Execution risk — Can the team build and sell the product? Do they have the right skills to scale the company? Do they have access to the talent they need? Can the company navigate capital management, people management, and more? Will the company be able to execute on its goals to get to the next milestone?
Technical risk — A corollary of execution risk is technical risk — can the product be built? Exogenous variables can prevent even great teams from reaching their ambitious goals. Most important for companies that are dealing with hardware or cutting-edge research.

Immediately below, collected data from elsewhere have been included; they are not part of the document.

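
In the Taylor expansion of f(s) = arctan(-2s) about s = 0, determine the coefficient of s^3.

Differentiate repeatedly and evaluate at the center.
f(0) = 0
f′(0) = -2
f′′(0) = 0
f′′′(0) = 16
The Taylor polynomial is Σ f^(k)(0)/k! · s^k.

8/3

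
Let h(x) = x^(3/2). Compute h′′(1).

The coefficient of (x - 1)^2 in the expansion is 3/8, so h′′(1) = 2! * (3/8) = 3/4.

3/4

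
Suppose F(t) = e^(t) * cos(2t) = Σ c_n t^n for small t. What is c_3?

-11/6

Write out both Maclaurin series and multiply, keeping only the needed powers.
F(0) = 1
F′(0) = 1
F′′(0) = -3
F′′′(0) = -11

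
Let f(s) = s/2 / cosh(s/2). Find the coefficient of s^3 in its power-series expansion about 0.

Divide the numerator series by the denominator series (power-series long division).
f(0) = 0
f′(0) = 1/2
f′′(0) = 0
f′′′(0) = -3/8

-1/16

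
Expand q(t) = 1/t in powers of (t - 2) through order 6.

(t - 2)^6/128 - (t - 2)^5/64 + (t - 2)^4/32 - (t - 2)^3/16 + (t - 2)^2/8 - (t - 2)/4 + 1/2

Differentiate repeatedly and evaluate at the center.
[(t - 2)^0] = 1/2;  [(t - 2)^1] = -1/4;  [(t - 2)^2] = 1/8;  [(t - 2)^3] = -1/16;  [(t - 2)^4] = 1/32;  [(t - 2)^5] = -1/64;  [(t - 2)^6] = 1/128.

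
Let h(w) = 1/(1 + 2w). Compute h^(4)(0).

The coefficient of w^4 in the expansion is 16, so h^(4)(0) = 4! * (16) = 384.

384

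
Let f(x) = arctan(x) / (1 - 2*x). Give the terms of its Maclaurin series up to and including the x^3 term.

11*x^3/3 + 2*x^2 + x

Multiply the numerator's expansion by the denominator's geometric series.
f(0) = 0
f′(0) = 1
f′′(0) = 4
f′′′(0) = 22
The Taylor polynomial is Σ f^(k)(0)/k! · x^k.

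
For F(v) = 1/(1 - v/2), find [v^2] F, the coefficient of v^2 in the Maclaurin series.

1/4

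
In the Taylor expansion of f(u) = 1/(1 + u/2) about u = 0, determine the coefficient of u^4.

Compute the successive derivatives at the expansion point and divide by k!.
[u^0] = 1;  [u^1] = -1/2;  [u^2] = 1/4;  [u^3] = -1/8;  [u^4] = 1/16.
So c_4 = f^(4)(0)/4! = 1/16.

1/16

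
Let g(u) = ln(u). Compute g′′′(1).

2

The coefficient of (u - 1)^3 in the expansion is 1/3, so g′′′(1) = 3! * (1/3) = 2.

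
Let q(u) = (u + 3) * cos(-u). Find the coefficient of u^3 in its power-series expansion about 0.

Distribute the polynomial across the series and collect like powers.
q(0) = 3
q′(0) = 1
q′′(0) = -3
q′′′(0) = -3

-1/2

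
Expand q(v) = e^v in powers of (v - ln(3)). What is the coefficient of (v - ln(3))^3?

q(ln(3)) = 3
q′(ln(3)) = 3
q′′(ln(3)) = 3
q′′′(ln(3)) = 3
Then c_k = q^(k)(ln(3))/k! gives each Taylor coefficient.

1/2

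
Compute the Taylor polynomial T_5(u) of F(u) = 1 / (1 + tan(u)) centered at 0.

Expand as Σ (-1)^k u^k with u equal to the inner function's series.
F(0) = 1
F′(0) = -1
F′′(0) = 2
F′′′(0) = -8
F^(4)(0) = 40
F^(5)(0) = -256
Then c_k = F^(k)(0)/k! gives each Taylor coefficient.

-32*u^5/15 + 5*u^4/3 - 4*u^3/3 + u^2 - u + 1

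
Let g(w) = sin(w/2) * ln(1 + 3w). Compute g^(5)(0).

-4815/4

Write out both Maclaurin series and multiply, keeping only the needed powers.
From the series, [w^5] g = -321/32; multiply by 5! = 120 to get -4815/4.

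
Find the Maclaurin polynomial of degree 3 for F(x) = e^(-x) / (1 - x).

Multiply the numerator's expansion by the denominator's geometric series.
F(0) = 1
F′(0) = 0
F′′(0) = 1
F′′′(0) = 2
Dividing each by k! gives the coefficients c_0, ..., c_3.

x^3/3 + x^2/2 + 1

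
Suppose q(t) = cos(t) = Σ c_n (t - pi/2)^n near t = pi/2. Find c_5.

-1/120

Differentiate repeatedly and evaluate at the center.
q(pi/2) = 0
q′(pi/2) = -1
q′′(pi/2) = 0
q′′′(pi/2) = 1
q^(4)(pi/2) = 0
q^(5)(pi/2) = -1
Then c_k = q^(k)(pi/2)/k! gives each Taylor coefficient.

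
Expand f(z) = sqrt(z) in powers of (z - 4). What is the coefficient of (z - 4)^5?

7/131072

Compute the successive derivatives at the expansion point and divide by k!.
[(z - 4)^0] = 2;  [(z - 4)^1] = 1/4;  [(z - 4)^2] = -1/64;  [(z - 4)^3] = 1/512;  [(z - 4)^4] = -5/16384;  [(z - 4)^5] = 7/131072.
So c_5 = f^(5)(4)/5! = 7/131072.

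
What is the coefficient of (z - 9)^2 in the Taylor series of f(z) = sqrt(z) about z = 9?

Apply the Taylor formula c_k = f^(k)(a)/k!.
[(z - 9)^0] = 3;  [(z - 9)^1] = 1/6;  [(z - 9)^2] = -1/216.

-1/216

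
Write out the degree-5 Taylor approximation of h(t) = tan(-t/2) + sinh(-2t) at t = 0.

Expand each term separately and add.
h(0) = 0
h′(0) = -5/2
h′′(0) = 0
h′′′(0) = -33/4
h^(4)(0) = 0
h^(5)(0) = -65/2
The Taylor polynomial is Σ h^(k)(0)/k! · t^k.

-13*t^5/48 - 11*t^3/8 - 5*t/2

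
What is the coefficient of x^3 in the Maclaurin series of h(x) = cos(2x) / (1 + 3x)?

-21

Write out both Maclaurin series and multiply, keeping only the needed powers.
h(0) = 1
h′(0) = -3
h′′(0) = 14
h′′′(0) = -126
Then c_k = h^(k)(0)/k! gives each Taylor coefficient.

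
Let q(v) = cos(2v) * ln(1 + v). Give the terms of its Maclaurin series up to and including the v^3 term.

-5*v^3/3 - v^2/2 + v

Expand each factor separately, then convolve coefficients.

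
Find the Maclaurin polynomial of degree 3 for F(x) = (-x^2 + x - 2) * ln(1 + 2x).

Shift and add copies of the series according to the polynomial's terms.

-28*x^3/3 + 6*x^2 - 4*x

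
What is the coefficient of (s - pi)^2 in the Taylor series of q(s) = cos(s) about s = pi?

Compute the successive derivatives at the expansion point and divide by k!.

1/2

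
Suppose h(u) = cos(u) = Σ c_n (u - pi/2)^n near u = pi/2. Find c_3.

1/6

Compute the successive derivatives at the expansion point and divide by k!.
h(pi/2) = 0
h′(pi/2) = -1
h′′(pi/2) = 0
h′′′(pi/2) = 1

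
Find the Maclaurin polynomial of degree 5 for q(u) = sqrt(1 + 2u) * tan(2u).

Take the Cauchy product of the two expansions.
[u^0] = 0;  [u^1] = 2;  [u^2] = 2;  [u^3] = 5/3;  [u^4] = 11/3;  [u^5] = 101/60.

101*u^5/60 + 11*u^4/3 + 5*u^3/3 + 2*u^2 + 2*u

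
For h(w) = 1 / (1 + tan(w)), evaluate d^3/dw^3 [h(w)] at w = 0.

Use the geometric series for the reciprocal, then substitute.
The coefficient of w^3 in the expansion is -4/3, so h′′′(0) = 3! * (-4/3) = -8.

-8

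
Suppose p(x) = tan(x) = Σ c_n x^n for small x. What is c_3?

1/3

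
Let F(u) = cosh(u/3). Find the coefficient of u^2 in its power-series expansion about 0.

[u^0] = 1;  [u^1] = 0;  [u^2] = 1/18.

1/18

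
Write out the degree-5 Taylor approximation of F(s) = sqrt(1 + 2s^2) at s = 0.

Apply the Taylor formula c_k = f^(k)(a)/k!.
[s^0] = 1;  [s^1] = 0;  [s^2] = 1;  [s^3] = 0;  [s^4] = -1/2;  [s^5] = 0.

-s^4/2 + s^2 + 1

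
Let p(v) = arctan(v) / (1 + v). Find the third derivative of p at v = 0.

4

Expand each factor separately, then convolve coefficients.
The coefficient of v^3 in the expansion is 2/3, so p′′′(0) = 3! * (2/3) = 4.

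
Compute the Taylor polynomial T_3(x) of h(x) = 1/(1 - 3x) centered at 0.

h(0) = 1
h′(0) = 3
h′′(0) = 18
h′′′(0) = 162
Then c_k = h^(k)(0)/k! gives each Taylor coefficient.

27*x^3 + 9*x^2 + 3*x + 1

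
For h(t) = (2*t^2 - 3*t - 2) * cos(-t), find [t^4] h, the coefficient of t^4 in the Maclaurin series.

-13/12

Multiply each power in the prefactor through the base expansion.
h(0) = -2
h′(0) = -3
h′′(0) = 6
h′′′(0) = 9
h^(4)(0) = -26
So c_4 = h^(4)(0)/4! = -13/12.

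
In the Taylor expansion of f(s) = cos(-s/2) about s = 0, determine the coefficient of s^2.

-1/8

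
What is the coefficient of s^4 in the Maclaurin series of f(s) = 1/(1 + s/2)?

Use the known series and substitute for the argument.
f(0) = 1
f′(0) = -1/2
f′′(0) = 1/2
f′′′(0) = -3/4
f^(4)(0) = 3/2
The Taylor polynomial is Σ f^(k)(0)/k! · s^k.

1/16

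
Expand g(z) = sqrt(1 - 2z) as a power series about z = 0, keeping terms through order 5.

Use the known series and substitute for the argument.
[z^0] = 1;  [z^1] = -1;  [z^2] = -1/2;  [z^3] = -1/2;  [z^4] = -5/8;  [z^5] = -7/8.

-7*z^5/8 - 5*z^4/8 - z^3/2 - z^2/2 - z + 1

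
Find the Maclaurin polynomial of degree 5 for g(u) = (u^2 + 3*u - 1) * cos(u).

Distribute the polynomial across the series and collect like powers.

u^5/8 - 13*u^4/24 - 3*u^3/2 + 3*u^2/2 + 3*u - 1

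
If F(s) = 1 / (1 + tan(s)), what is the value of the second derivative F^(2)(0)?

Use the geometric series for the reciprocal, then substitute.
From the series, [s^2] F = 1; multiply by 2! = 2 to get 2.

2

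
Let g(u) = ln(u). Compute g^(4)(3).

The coefficient of (u - 3)^4 in the expansion is -1/324, so g^(4)(3) = 4! * (-1/324) = -2/27.

-2/27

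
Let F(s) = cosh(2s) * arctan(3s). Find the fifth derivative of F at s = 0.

3912

Multiply the two series term by term and collect like powers.
The coefficient of s^5 in the expansion is 163/5, so F^(5)(0) = 5! * (163/5) = 3912.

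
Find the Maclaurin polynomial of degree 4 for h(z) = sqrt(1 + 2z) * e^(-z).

Multiply the two series term by term and collect like powers.
h(0) = 1
h′(0) = 0
h′′(0) = -2
h′′′(0) = 8
h^(4)(0) = -36

-3*z^4/2 + 4*z^3/3 - z^2 + 1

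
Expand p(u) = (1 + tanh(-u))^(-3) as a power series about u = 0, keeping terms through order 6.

Let u equal the inner series; expand the outer function in u and truncate.
p(0) = 1
p′(0) = 3
p′′(0) = 12
p′′′(0) = 54
p^(4)(0) = 264
p^(5)(0) = 1368
p^(6)(0) = 7392

154*u^6/15 + 57*u^5/5 + 11*u^4 + 9*u^3 + 6*u^2 + 3*u + 1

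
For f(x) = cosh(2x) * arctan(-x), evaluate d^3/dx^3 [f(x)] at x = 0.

Multiply the two series term by term and collect like powers.
The coefficient of x^3 in the expansion is -5/3, so f′′′(0) = 3! * (-5/3) = -10.

-10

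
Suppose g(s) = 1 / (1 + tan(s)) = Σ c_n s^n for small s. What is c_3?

Write 1/(1+u) = 1 - u + u^2 - u^3 + ... and substitute the series for u.
[s^0] = 1;  [s^1] = -1;  [s^2] = 1;  [s^3] = -4/3.

-4/3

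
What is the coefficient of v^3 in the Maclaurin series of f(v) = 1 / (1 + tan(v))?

Write 1/(1+u) = 1 - u + u^2 - u^3 + ... and substitute the series for u.
[v^0] = 1;  [v^1] = -1;  [v^2] = 1;  [v^3] = -4/3.

-4/3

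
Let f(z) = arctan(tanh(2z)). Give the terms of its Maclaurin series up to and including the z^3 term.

-16*z^3/3 + 2*z

Compose series: expand the inner function first, then feed it into the outer expansion.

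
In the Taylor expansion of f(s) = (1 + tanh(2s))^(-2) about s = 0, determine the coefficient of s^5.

Substitute the inner expansion into the outer series and collect powers.
f(0) = 1
f′(0) = -4
f′′(0) = 24
f′′′(0) = -160
f^(4)(0) = 1152
f^(5)(0) = -8704

-1088/15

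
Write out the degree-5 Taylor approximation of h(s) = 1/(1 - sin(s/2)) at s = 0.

61*s^5/3840 + s^4/24 + 5*s^3/48 + s^2/4 + s/2 + 1

Compose series: expand the inner function first, then feed it into the outer expansion.
[s^0] = 1;  [s^1] = 1/2;  [s^2] = 1/4;  [s^3] = 5/48;  [s^4] = 1/24;  [s^5] = 61/3840.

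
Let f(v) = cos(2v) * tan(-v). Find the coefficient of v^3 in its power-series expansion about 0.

Multiply the two series term by term and collect like powers.
[v^0] = 0;  [v^1] = -1;  [v^2] = 0;  [v^3] = 5/3.

5/3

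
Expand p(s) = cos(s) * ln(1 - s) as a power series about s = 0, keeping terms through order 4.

s^3/6 - s^2/2 - s

Take the Cauchy product of the two expansions.
p(0) = 0
p′(0) = -1
p′′(0) = -1
p′′′(0) = 1
p^(4)(0) = 0
The Taylor polynomial is Σ p^(k)(0)/k! · s^k.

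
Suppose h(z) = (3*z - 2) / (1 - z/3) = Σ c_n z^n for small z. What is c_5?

7/243

Distribute the polynomial across the series and collect like powers.
h(0) = -2
h′(0) = 7/3
h′′(0) = 14/9
h′′′(0) = 14/9
h^(4)(0) = 56/27
h^(5)(0) = 280/81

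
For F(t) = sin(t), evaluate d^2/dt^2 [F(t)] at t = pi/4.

-sqrt(2)/2

From the series, [(t - pi/4)^2] F = -sqrt(2)/4; multiply by 2! = 2 to get -sqrt(2)/2.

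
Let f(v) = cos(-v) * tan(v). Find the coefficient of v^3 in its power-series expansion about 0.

-1/6

Expand each factor separately, then convolve coefficients.
f(0) = 0
f′(0) = 1
f′′(0) = 0
f′′′(0) = -1
The Taylor polynomial is Σ f^(k)(0)/k! · v^k.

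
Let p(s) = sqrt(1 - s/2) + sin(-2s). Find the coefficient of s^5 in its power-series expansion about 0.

Add the two expansions coefficient-wise.
[s^0] = 1;  [s^1] = -9/4;  [s^2] = -1/32;  [s^3] = 509/384;  [s^4] = -5/2048;  [s^5] = -32873/122880.

-32873/122880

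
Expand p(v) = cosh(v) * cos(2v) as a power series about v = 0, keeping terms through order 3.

Multiply the two series term by term and collect like powers.
p(0) = 1
p′(0) = 0
p′′(0) = -3
p′′′(0) = 0
Then c_k = p^(k)(0)/k! gives each Taylor coefficient.

1 - 3*v^2/2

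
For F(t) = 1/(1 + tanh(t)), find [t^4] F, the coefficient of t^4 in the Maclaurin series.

Plug the Maclaurin series of the inner function into that of the outer and collect terms.
[t^0] = 1;  [t^1] = -1;  [t^2] = 1;  [t^3] = -2/3;  [t^4] = 1/3.

1/3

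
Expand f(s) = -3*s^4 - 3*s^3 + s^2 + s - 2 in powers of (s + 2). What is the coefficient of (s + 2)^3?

Differentiate repeatedly and evaluate at the center.
f(-2) = -24
f′(-2) = 57
f′′(-2) = -106
f′′′(-2) = 126
Then c_k = f^(k)(-2)/k! gives each Taylor coefficient.

21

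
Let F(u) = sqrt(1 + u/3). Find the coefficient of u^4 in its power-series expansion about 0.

Use the known series and substitute for the argument.
F(0) = 1
F′(0) = 1/6
F′′(0) = -1/36
F′′′(0) = 1/72
F^(4)(0) = -5/432

-5/10368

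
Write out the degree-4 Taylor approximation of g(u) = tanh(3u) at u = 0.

-9*u^3 + 3*u

Use the known series and substitute for the argument.
g(0) = 0
g′(0) = 3
g′′(0) = 0
g′′′(0) = -54
g^(4)(0) = 0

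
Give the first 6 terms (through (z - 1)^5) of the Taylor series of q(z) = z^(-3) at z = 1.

-21*(z - 1)^5 + 15*(z - 1)^4 - 10*(z - 1)^3 + 6*(z - 1)^2 - 3*(z - 1) + 1

Compute the successive derivatives at the expansion point and divide by k!.
q(1) = 1
q′(1) = -3
q′′(1) = 12
q′′′(1) = -60
q^(4)(1) = 360
q^(5)(1) = -2520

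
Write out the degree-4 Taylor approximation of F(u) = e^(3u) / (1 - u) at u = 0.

Multiply the two series term by term and collect like powers.

131*u^4/8 + 13*u^3 + 17*u^2/2 + 4*u + 1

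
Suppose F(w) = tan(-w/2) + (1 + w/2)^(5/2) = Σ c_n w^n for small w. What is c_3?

Combine the two series term by term.
F(0) = 1
F′(0) = 3/4
F′′(0) = 15/16
F′′′(0) = -1/64
So c_3 = F′′′(0)/3! = -1/384.

-1/384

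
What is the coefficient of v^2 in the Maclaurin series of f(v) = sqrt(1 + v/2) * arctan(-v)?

Take the Cauchy product of the two expansions.
f(0) = 0
f′(0) = -1
f′′(0) = -1/2
So c_2 = f′′(0)/2! = -1/4.

-1/4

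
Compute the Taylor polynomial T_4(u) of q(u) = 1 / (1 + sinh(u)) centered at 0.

Write 1/(1+u) = 1 - u + u^2 - u^3 + ... and substitute the series for u.
q(0) = 1
q′(0) = -1
q′′(0) = 2
q′′′(0) = -7
q^(4)(0) = 32
Then c_k = q^(k)(0)/k! gives each Taylor coefficient.

4*u^4/3 - 7*u^3/6 + u^2 - u + 1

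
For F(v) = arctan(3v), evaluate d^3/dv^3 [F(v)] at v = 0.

-54

From the series, [v^3] F = -9; multiply by 3! = 6 to get -54.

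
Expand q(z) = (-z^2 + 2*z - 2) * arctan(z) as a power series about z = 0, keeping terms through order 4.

-2*z^4/3 - z^3/3 + 2*z^2 - 2*z

Shift and add copies of the series according to the polynomial's terms.
[z^0] = 0;  [z^1] = -2;  [z^2] = 2;  [z^3] = -1/3;  [z^4] = -2/3.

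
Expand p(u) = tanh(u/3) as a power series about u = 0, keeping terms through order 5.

2*u^5/3645 - u^3/81 + u/3

Compute the successive derivatives at the expansion point and divide by k!.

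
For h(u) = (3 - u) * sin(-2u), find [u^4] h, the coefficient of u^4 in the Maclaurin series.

-4/3

Multiply each power in the prefactor through the base expansion.
h(0) = 0
h′(0) = -6
h′′(0) = 4
h′′′(0) = 24
h^(4)(0) = -32
Dividing each by k! gives the coefficients c_0, ..., c_4.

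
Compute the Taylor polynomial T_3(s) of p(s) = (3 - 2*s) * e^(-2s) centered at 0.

-8*s^3 + 10*s^2 - 8*s + 3

Multiply each power in the prefactor through the base expansion.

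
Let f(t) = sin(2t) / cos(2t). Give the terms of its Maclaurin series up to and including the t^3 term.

Invert the denominator's series and multiply.

8*t^3/3 + 2*t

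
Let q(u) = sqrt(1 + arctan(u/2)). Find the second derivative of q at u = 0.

-1/16

Plug the Maclaurin series of the inner function into that of the outer and collect terms.
The coefficient of u^2 in the expansion is -1/32, so q′′(0) = 2! * (-1/32) = -1/16.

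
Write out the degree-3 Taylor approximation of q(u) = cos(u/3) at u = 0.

1 - u^2/18

Apply the Taylor formula c_k = f^(k)(a)/k!.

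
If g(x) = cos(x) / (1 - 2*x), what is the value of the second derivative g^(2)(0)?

7

Use 1/(1 - r) = Σ r^k on the denominator, then take the Cauchy product.
From the series, [x^2] g = 7/2; multiply by 2! = 2 to get 7.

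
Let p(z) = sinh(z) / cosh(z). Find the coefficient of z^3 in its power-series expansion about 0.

-1/3

Divide the numerator series by the denominator series (power-series long division).
[z^0] = 0;  [z^1] = 1;  [z^2] = 0;  [z^3] = -1/3.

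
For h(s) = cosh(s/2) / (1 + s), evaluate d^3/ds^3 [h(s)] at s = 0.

-27/4

Write out both Maclaurin series and multiply, keeping only the needed powers.
From the series, [s^3] h = -9/8; multiply by 3! = 6 to get -27/4.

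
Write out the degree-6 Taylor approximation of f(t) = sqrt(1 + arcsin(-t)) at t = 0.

-3169*t^6/46080 - 123*t^5/1280 - 31*t^4/384 - 7*t^3/48 - t^2/8 - t/2 + 1

Substitute the inner expansion into the outer series and collect powers.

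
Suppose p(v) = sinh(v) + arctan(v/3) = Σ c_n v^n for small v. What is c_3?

25/162

Combine the two series term by term.
[v^0] = 0;  [v^1] = 4/3;  [v^2] = 0;  [v^3] = 25/162.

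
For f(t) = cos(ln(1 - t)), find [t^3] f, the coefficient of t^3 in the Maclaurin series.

Let u equal the inner series; expand the outer function in u and truncate.
f(0) = 1
f′(0) = 0
f′′(0) = -1
f′′′(0) = -3
Then c_k = f^(k)(0)/k! gives each Taylor coefficient.

-1/2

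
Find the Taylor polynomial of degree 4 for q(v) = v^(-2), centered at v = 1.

5*(v - 1)^4 - 4*(v - 1)^3 + 3*(v - 1)^2 - 2*(v - 1) + 1

q(1) = 1
q′(1) = -2
q′′(1) = 6
q′′′(1) = -24
q^(4)(1) = 120
Then c_k = q^(k)(1)/k! gives each Taylor coefficient.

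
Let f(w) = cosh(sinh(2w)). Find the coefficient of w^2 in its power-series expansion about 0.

Compose series: expand the inner function first, then feed it into the outer expansion.
[w^0] = 1;  [w^1] = 0;  [w^2] = 2.
So c_2 = f′′(0)/2! = 2.

2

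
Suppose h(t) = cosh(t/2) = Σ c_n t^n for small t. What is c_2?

Use the known series and substitute for the argument.

1/8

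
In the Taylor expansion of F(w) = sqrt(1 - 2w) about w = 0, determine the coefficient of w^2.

-1/2

[w^0] = 1;  [w^1] = -1;  [w^2] = -1/2.
So c_2 = F′′(0)/2! = -1/2.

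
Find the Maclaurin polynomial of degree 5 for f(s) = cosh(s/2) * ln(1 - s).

Multiply the two series term by term and collect like powers.
f(0) = 0
f′(0) = -1
f′′(0) = -1
f′′′(0) = -11/4
f^(4)(0) = -15/2
f^(5)(0) = -469/16
Then c_k = f^(k)(0)/k! gives each Taylor coefficient.

-469*s^5/1920 - 5*s^4/16 - 11*s^3/24 - s^2/2 - s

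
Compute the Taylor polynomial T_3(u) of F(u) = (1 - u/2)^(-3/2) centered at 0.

F(0) = 1
F′(0) = 3/4
F′′(0) = 15/16
F′′′(0) = 105/64

35*u^3/128 + 15*u^2/32 + 3*u/4 + 1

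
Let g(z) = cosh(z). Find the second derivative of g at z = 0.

From the series, [z^2] g = 1/2; multiply by 2! = 2 to get 1.

1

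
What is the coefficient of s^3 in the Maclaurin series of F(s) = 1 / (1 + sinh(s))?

Write 1/(1+u) = 1 - u + u^2 - u^3 + ... and substitute the series for u.

-7/6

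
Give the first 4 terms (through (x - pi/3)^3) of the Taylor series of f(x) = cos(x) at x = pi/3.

sqrt(3)*(x - pi/3)^3/12 - (x - pi/3)^2/4 - sqrt(3)*(x - pi/3)/2 + 1/2

Differentiate repeatedly and evaluate at the center.
f(pi/3) = 1/2
f′(pi/3) = -sqrt(3)/2
f′′(pi/3) = -1/2
f′′′(pi/3) = sqrt(3)/2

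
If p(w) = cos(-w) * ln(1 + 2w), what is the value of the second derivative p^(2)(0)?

Expand each factor separately, then convolve coefficients.
The coefficient of w^2 in the expansion is -2, so p′′(0) = 2! * (-2) = -4.

-4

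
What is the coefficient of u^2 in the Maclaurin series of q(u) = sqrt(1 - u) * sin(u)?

Write out both Maclaurin series and multiply, keeping only the needed powers.
q(0) = 0
q′(0) = 1
q′′(0) = -1

-1/2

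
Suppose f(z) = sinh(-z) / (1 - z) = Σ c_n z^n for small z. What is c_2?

Expand each factor separately, then convolve coefficients.
So c_2 = f′′(0)/2! = -1.

-1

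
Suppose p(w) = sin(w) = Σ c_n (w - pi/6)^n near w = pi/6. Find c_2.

p(pi/6) = 1/2
p′(pi/6) = sqrt(3)/2
p′′(pi/6) = -1/2
So c_2 = p′′(pi/6)/2! = -1/4.

-1/4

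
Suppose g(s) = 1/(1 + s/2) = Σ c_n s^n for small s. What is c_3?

-1/8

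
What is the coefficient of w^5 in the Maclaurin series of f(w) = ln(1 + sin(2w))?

Substitute the inner expansion into the outer series and collect powers.
f(0) = 0
f′(0) = 2
f′′(0) = -4
f′′′(0) = 8
f^(4)(0) = -32
f^(5)(0) = 160

4/3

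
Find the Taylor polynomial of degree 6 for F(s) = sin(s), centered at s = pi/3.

F(pi/3) = sqrt(3)/2
F′(pi/3) = 1/2
F′′(pi/3) = -sqrt(3)/2
F′′′(pi/3) = -1/2
F^(4)(pi/3) = sqrt(3)/2
F^(5)(pi/3) = 1/2
F^(6)(pi/3) = -sqrt(3)/2

-sqrt(3)*(s - pi/3)^6/1440 + (s - pi/3)^5/240 + sqrt(3)*(s - pi/3)^4/48 - (s - pi/3)^3/12 - sqrt(3)*(s - pi/3)^2/4 + (s - pi/3)/2 + sqrt(3)/2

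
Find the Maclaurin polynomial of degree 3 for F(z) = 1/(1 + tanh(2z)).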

Platform Risk — Relevant in the era of foundational models and tech giants. Past examples of this failure mode are Zynga/Facebook, and all of the companies that built on Twitter’s API (before it was shut down for the first time). Current examples might be companies building AI products on foundational model providers (e.g., OpenAI) or open-source companies selling managed services on cloud providers (e.g. Elastic/AWS).
Business model risk — Less of an issue when it comes to pure software models, but I believe that it’s probably more relevant now that there’s a cloud and infrastructure tax (are you just reselling storage or compute?). You could probably put GTM strategies into this as well, although those are much easier to iterate early on with the right team.
Some more minor ones:
- Capital structure risk — Does the company have a capitalization table that makes it hard for future investors to invest (e.g., stacked SAFEs, deep preference stacks, and unwieldy terms)?
- Legal/Regulatory risk — particularly for crypto startups, the lack of a legal framework or the emergence of a new policy can be an existential threat to the business.